- Karvav Kamak Location within Bulgaria

Highest point
- Elevation: 1,737 m (5,699 ft)
- Coordinates: 42°40′58.8″N 22°27′57.6″E﻿ / ﻿42.683000°N 22.466000°E

Naming
- Native name: Кървав камък (Bulgarian)

Geography
- Location: Bulgaria–Serbia border

= Karvav Kamak =

Karvav Kamak (Кървав камък), meaning Bloody Stone, is a small mountain range in Kraishte region on the border of western Bulgaria and southeastern Serbia. Its highest summit is Bilo, rising 1,737 meters above sea level. It is part of the Ruy-Verila range.
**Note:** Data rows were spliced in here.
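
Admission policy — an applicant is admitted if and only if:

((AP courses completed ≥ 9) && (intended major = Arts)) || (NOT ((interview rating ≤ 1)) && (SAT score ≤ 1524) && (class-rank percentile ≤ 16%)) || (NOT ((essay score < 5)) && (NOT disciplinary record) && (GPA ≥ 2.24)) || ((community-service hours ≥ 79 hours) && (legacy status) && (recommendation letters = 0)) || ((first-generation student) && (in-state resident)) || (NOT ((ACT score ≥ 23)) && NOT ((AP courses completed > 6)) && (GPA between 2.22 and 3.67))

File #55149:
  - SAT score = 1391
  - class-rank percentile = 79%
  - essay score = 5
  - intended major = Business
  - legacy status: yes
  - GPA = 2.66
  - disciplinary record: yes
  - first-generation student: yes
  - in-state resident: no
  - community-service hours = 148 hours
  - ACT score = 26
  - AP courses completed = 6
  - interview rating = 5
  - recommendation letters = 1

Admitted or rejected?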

From north to south, its length is about 18–19 km, and its width is up to 10 km. To the north, through the saddle Vargavitsa (1,285 m) it is connected to Bohovska planina, and to the south through a 1605 m saddle, to Tsarichka Planina. To the west in Serbia, it extends to the valleys of the rivers Erma and Božička (left tributary of the Dragovishtitsa in the Struma river basin); to the east the valley of the Treklyanska River (right tributary of the Struma) separates it from the mountain range Penkyovska Planina.
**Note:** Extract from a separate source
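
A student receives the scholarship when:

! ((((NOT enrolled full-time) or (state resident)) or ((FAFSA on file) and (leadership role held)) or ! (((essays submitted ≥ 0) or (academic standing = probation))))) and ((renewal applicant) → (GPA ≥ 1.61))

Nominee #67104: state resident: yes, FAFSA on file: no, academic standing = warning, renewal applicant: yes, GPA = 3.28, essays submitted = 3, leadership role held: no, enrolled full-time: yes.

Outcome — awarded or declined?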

The ridge of the mountain runs from north to south and is highly undulating with an average altitude of 1,500–1,700 m, with a sharp decline in the southeast. The highest point of the mountain is Bilo (1737.1 m), located at border pyramid 167, which is also the highest peak of the entire Bulgarian part of Kraishte.

Karvav Kamak is formed of Paleozoic metamorphic rocks — amphibolite, schists, phyllite. Along the ridge in its northern part runs part of the main watershed of the Balkan Peninsula between the Black and the Aegean Seas. The rivers of Erma (of the Black Sea watershed) and Treklyanska (of the Aegean Sea watershed) originate from Karvav Kamak. The climate is continental. The main soils are brown forest and cinnamon forest soils. For the most part, the mountain is covered with deciduous forests of beech, oak, hornbeam and maple.